Das Urteil kann jedoch keinen Bestand haben, soweit eine Geldbuße in Höhe von
500,00 Euro verhängt worden ist.
Der Tatrichter hat die Erhöhung der Regelgeldbuße von 150,00 Euro nach Nr.
189.2.1 des Bußgeldkatalogs (Anlage zu § 1 Abs. 1 BKatV) neben dem besonderen
Maß der Verkehrsunsicherheit des Lkw und der Vielzahl der Mängel insbesondere
auch mit den zahlreichen Voreintragungen des Betroffenen im
Verkehrszentralregister begründet.
Das ist rechtsfehlerhaft.
Neben vier Voreintragungen aus den Jahren 2001 und 2002, jeweils wegen
Überschreitung der zulässigen Höchstgeschwindigkeit, ist nach den Feststellungen
des angefochtenen Urteils vom 19. Dezember 2005 als letzte Eintragung im
Verkehrszentralregister ein seit dem 28. Mai 2003 rechtskräftiger
Bußgeldbescheid des Märkischen Kreises vom 9. Mai 2003 aufgeführt, durch den der
Betroffene wegen einer am 8. April 2003 begangenen
Geschwindigkeitsüberschreitung mit einer Geldbuße belegt worden ist.
Damit war bezüglich der Voreintragungen am 28. Mai 2005 gem. § 29 Abs. 1 Nr. 1
StVG Tilgungsreife eingetreten mit der Folge, dass diese damit einem
gesetzlichen Verwertungsverbot unterlagen.

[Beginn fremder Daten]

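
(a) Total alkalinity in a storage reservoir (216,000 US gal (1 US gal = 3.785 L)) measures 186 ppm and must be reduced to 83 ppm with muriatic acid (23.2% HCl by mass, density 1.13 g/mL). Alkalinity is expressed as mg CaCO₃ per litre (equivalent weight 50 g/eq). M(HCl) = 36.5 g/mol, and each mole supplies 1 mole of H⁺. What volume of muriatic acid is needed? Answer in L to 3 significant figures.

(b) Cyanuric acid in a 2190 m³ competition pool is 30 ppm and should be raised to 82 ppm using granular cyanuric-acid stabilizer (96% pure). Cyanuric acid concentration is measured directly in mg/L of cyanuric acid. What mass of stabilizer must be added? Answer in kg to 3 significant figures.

(a) 234 L; (b) 119 kg

(a) Volume: 216,000 US gal × 3.785 L/gal = 817,560 L.
(a) Alkalinity to neutralize: (186 − 83) = 103 mg/L as CaCO₃ × 817,560 L = 84,210 g as CaCO₃.
(a) Equivalents of H⁺ required: 84,210 ÷ 50 g/eq = 1684 eq = 1684 mol HCl.
(a) Mass of HCl: 1684 × 36.5 = 61,470 g.
(a) Mass of 23.2% solution: 61,470 / 0.232 = 265,000 g.
(a) Volume: 265,000 g ÷ 1.13 g/mL = 234,500 mL.

(b) Volume: 2190 m³ = 2,190,000 L.
(b) CYA to add: (82 − 30) = 52 mg/L × 2,190,000 L = 113,900 g cyanuric acid.
(b) At 96% purity: 113,900 / 0.96 = 118,600 g product.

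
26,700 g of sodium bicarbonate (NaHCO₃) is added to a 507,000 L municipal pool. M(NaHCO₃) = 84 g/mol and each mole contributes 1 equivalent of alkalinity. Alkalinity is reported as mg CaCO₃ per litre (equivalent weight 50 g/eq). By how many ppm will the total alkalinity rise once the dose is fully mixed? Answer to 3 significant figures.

Moles of NaHCO₃: 26,700 g ÷ 84 g/mol = 317.9 mol → 317.9 eq of alkalinity.
As CaCO₃: 317.9 eq × 50 g/eq = 15,890 g.
Rise: 15,890 g / 507,000 L × 1000 = 31.35 mg/L.

31.3 ppm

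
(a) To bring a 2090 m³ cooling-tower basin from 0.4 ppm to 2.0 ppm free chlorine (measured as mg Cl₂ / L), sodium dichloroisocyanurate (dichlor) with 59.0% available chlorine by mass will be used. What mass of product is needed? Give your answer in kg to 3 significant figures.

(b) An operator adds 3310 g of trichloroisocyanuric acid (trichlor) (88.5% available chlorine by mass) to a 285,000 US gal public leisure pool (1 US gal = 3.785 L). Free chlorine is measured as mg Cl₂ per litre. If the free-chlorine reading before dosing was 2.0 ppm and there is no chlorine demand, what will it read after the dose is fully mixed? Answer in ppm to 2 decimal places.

(a) 5.67 kg; (b) 4.72 ppm

(a) Volume: 2090 m³ = 2,090,000 L.
(a) Chlorine deficit: 2.0 − 0.4 = 1.6 ppm = 1.6 mg/L as Cl₂.
(a) Cl₂ equivalent needed: 1.6 mg/L × 2,090,000 L = 3,344,000 mg = 3344 g.
(a) Product at 59.0% available chlorine: 3344 / 0.59 = 5668 g.

(b) Volume: 285,000 US gal × 3.785 L/gal = 1,078,725 L.
(b) Available chlorine delivered: 3310 g × 0.885 = 2929 g as Cl₂.
(b) Concentration rise: 2929 g / 1,078,725 L = 2.716 mg/L = 2.72 ppm.
(b) Final FC: 2.0 + 2.72 = 4.72 ppm.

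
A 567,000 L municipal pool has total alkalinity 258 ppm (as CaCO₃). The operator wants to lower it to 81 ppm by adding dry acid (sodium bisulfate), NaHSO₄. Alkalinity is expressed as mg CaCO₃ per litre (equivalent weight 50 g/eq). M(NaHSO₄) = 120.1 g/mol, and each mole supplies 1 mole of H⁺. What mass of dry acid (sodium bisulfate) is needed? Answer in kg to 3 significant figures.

241 kg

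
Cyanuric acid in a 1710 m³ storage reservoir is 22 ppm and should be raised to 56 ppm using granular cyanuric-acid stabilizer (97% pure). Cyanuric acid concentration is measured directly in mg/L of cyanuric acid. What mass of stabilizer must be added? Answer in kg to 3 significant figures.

59.9 kg

Volume: 1710 m³ = 1,710,000 L.
CYA to add: (56 − 22) = 34 mg/L × 1,710,000 L = 58,140 g cyanuric acid.
At 97% purity: 58,140 / 0.97 = 59,940 g product.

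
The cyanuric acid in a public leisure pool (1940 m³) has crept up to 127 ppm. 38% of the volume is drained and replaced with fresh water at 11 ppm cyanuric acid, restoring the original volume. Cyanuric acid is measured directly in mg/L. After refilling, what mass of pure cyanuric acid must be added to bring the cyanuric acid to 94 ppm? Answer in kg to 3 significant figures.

Volume: 1940 m³ = 1,940,000 L.
After draining 38% and refilling: 127 × 0.62 + 11 × 0.38 = 82.92 ppm.
Deficit to target: 94 − 82.92 = 11.08 mg/L.
Mass: 11.08 mg/L × 1,940,000 L = 21,500 g cyanuric acid.

21.5 kg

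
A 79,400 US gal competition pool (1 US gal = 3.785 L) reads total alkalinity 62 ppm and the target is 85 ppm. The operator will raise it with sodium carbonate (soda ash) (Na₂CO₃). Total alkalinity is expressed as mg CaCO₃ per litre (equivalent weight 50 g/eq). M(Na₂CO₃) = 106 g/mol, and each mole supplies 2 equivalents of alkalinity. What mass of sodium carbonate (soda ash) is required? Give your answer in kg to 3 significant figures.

Volume: 79,400 US gal × 3.785 L/gal = 300,529 L.
Alkalinity to add: (85 − 62) = 23 mg/L as CaCO₃ × 300,529 L = 6912 g as CaCO₃.
Equivalents: 6912 g ÷ 50 g/eq = 138.2 eq.
Each mole of Na₂CO₃ supplies 2 eq, so 138.2 / 2 = 69.12 mol.
Mass: 69.12 mol × 106 g/mol = 7327 g.

7.33 kg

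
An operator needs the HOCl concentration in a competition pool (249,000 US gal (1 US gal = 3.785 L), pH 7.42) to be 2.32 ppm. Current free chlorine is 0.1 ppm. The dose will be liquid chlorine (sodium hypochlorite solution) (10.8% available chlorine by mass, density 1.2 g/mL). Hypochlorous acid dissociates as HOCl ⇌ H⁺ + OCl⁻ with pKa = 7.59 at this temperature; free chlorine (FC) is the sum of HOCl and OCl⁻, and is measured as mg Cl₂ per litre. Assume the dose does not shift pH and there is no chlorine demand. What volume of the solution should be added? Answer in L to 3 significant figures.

27.6 L

Volume: 249,000 US gal × 3.785 L/gal = 942,465 L.
[OCl⁻]/[HOCl] = 10^(pH − pKa) = 10^(7.42 − 7.59) = 0.6761; fraction as HOCl = 1/(1 + 0.6761) = 0.5966.
Free chlorine required for 2.32 ppm HOCl: 2.32 / 0.5966 = 3.889 ppm.
FC to add: 3.889 − 0.1 = 3.789 mg/L as Cl₂.
Cl₂ equivalent: 3.789 mg/L × 942,465 L = 3571 g.
Product at 10.8% available Cl: 3571 / 0.108 = 33,060 g.
Volume: 33,060 g ÷ 1.2 g/mL = 27,550 mL.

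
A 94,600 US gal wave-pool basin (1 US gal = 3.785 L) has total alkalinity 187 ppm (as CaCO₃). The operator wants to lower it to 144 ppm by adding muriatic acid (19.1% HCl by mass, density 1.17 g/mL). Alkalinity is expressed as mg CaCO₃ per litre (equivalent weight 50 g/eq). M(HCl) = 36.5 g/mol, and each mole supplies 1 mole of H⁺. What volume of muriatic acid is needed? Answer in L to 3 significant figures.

50.3 L

Volume: 94,600 US gal × 3.785 L/gal = 358,061 L.
Alkalinity to neutralize: (187 − 144) = 43 mg/L as CaCO₃ × 358,061 L = 15,400 g as CaCO₃.
Equivalents of H⁺ required: 15,400 ÷ 50 g/eq = 307.9 eq = 307.9 mol HCl.
Mass of HCl: 307.9 × 36.5 = 11,240 g.
Mass of 19.1% solution: 11,240 / 0.191 = 58,850 g.
Volume: 58,850 g ÷ 1.17 g/mL = 50,300 mL.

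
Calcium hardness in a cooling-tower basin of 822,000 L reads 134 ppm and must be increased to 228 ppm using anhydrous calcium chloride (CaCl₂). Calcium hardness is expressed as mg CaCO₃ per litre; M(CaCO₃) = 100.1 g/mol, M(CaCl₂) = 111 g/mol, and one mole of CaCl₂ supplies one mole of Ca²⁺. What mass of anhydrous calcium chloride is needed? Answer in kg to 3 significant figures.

85.7 kg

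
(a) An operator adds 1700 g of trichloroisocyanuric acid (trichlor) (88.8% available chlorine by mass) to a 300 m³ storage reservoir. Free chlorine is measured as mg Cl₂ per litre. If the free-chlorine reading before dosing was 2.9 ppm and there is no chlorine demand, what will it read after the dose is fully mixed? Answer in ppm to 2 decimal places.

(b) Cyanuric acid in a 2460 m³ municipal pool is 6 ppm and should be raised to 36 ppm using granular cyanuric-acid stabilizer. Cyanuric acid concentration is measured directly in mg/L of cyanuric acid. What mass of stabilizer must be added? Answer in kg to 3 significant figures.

(a) 7.93 ppm; (b) 73.8 kg

(a) Volume: 300 m³ = 300,000 L.
(a) Available chlorine delivered: 1700 g × 0.888 = 1510 g as Cl₂.
(a) Concentration rise: 1510 g / 300,000 L = 5.032 mg/L = 5.03 ppm.
(a) Final FC: 2.9 + 5.03 = 7.93 ppm.

(b) Volume: 2460 m³ = 2,460,000 L.
(b) CYA to add: (36 − 6) = 30 mg/L × 2,460,000 L = 73,800 g cyanuric acid.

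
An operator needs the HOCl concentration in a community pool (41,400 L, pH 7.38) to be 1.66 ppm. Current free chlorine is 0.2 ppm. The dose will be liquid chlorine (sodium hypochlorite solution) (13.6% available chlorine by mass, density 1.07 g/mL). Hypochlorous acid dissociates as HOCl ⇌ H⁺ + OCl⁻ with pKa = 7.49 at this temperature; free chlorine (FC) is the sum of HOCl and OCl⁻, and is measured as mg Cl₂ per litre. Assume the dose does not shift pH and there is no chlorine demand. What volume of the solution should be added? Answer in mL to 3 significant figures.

[OCl⁻]/[HOCl] = 10^(pH − pKa) = 10^(7.38 − 7.49) = 0.7762; fraction as HOCl = 1/(1 + 0.7762) = 0.563.
Free chlorine required for 1.66 ppm HOCl: 1.66 / 0.563 = 2.949 ppm.
FC to add: 2.949 − 0.2 = 2.749 mg/L as Cl₂.
Cl₂ equivalent: 2.749 mg/L × 41,400 L = 113.8 g.
Product at 13.6% available Cl: 113.8 / 0.136 = 836.7 g.
Volume: 836.7 g ÷ 1.07 g/mL = 782 mL.

782 mL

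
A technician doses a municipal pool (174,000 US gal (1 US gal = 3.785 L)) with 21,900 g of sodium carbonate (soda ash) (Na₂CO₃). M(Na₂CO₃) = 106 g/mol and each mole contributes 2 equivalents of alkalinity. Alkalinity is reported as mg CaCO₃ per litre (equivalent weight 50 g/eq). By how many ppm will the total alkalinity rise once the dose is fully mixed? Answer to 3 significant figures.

Volume: 174,000 US gal × 3.785 L/gal = 658,590 L.
Moles of Na₂CO₃: 21,900 g ÷ 106 g/mol = 206.6 mol → 413.2 eq of alkalinity.
As CaCO₃: 413.2 eq × 50 g/eq = 20,660 g.
Rise: 20,660 g / 658,590 L × 1000 = 31.37 mg/L.

31.4 ppm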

Die Überliegefrist des § 29 Abs. 7 StVG steht dem nicht entgegen, da durch sie
nur die Löschung der Voreintragung verhindert wird, das Verwertungsverbot in
diesem Zeitraum aber bestehen bleibt. In der Überliegefrist von einem Jahr kommt
es zwar zu einer Hemmung der Tilgung von verkehrsrechtlichen Vorbelastungen.
Dies hat aber lediglich zur Folge, dass in dieser Zeit nachträglich bekannt
gewordene neue Ordnungswidrigkeiten der Tilgung alter Voreintragungen
entgegenstehen können, es jedoch andererseits während der Überliegefrist bei
einem Verwertungsverbot tilgungsreifer Voreintragungen verbleibt (vgl.
Beschlüsse des hiesigen 3. Senats für Bußgeldsachen vom 3. Mai 2005 in 3 Ss OWi
228/05 = VRR (Verkehrsrechtsreport) 2005, 233 sowie des 4. Senats für
Bußgeldsachen vom 28. März 2006 in 4 Ss OWi 161/06; ferner Senat in einem
Vermerk vom 28. November 2005 in 2 Ss OWi 744/05; OLG Karlsruhe zfs 2005, 411 ;
Burhoff (Herausg.)/Böttger, Handbuch für das straßenverkehrsrechtliche
OWi-Verfahren, 2005, Rdn. 2209; vgl. auch Gübner in VRR 2005, 212 ff.).
Das hat das Amtsgericht im angefochtenen Urteil übersehen.
Da insoweit keine weiteren Feststellungen durch den Tatrichter, die zu einer
anderen Entscheidung Anlass geben könnten, ersichtlich oder zu erwarten sind,
konnte der Senat gem. § 79 Abs. 6 OWiG in der Sache selbst entscheiden und die
zu verhängende Geldbuße unter Berücksichtigung der gesamten Umstände in
angemessener Weise auf 200,00 Euro festsetzen.
Mit dieser Maßgabe war die im Übrigen unbegründete Rechtsbeschwerde zu
verwerfen.
Die Kostenentscheidung folgt aus §§ 473 Abs. 1 und 4 StPO, 46 Abs. 1 OWiG, wobei
der Senat beim Umfang des Erfolgs des Rechtsmittels berücksichtigt hat, dass der
Betroffene in erster Linie seinen Freispruch erstrebt hat.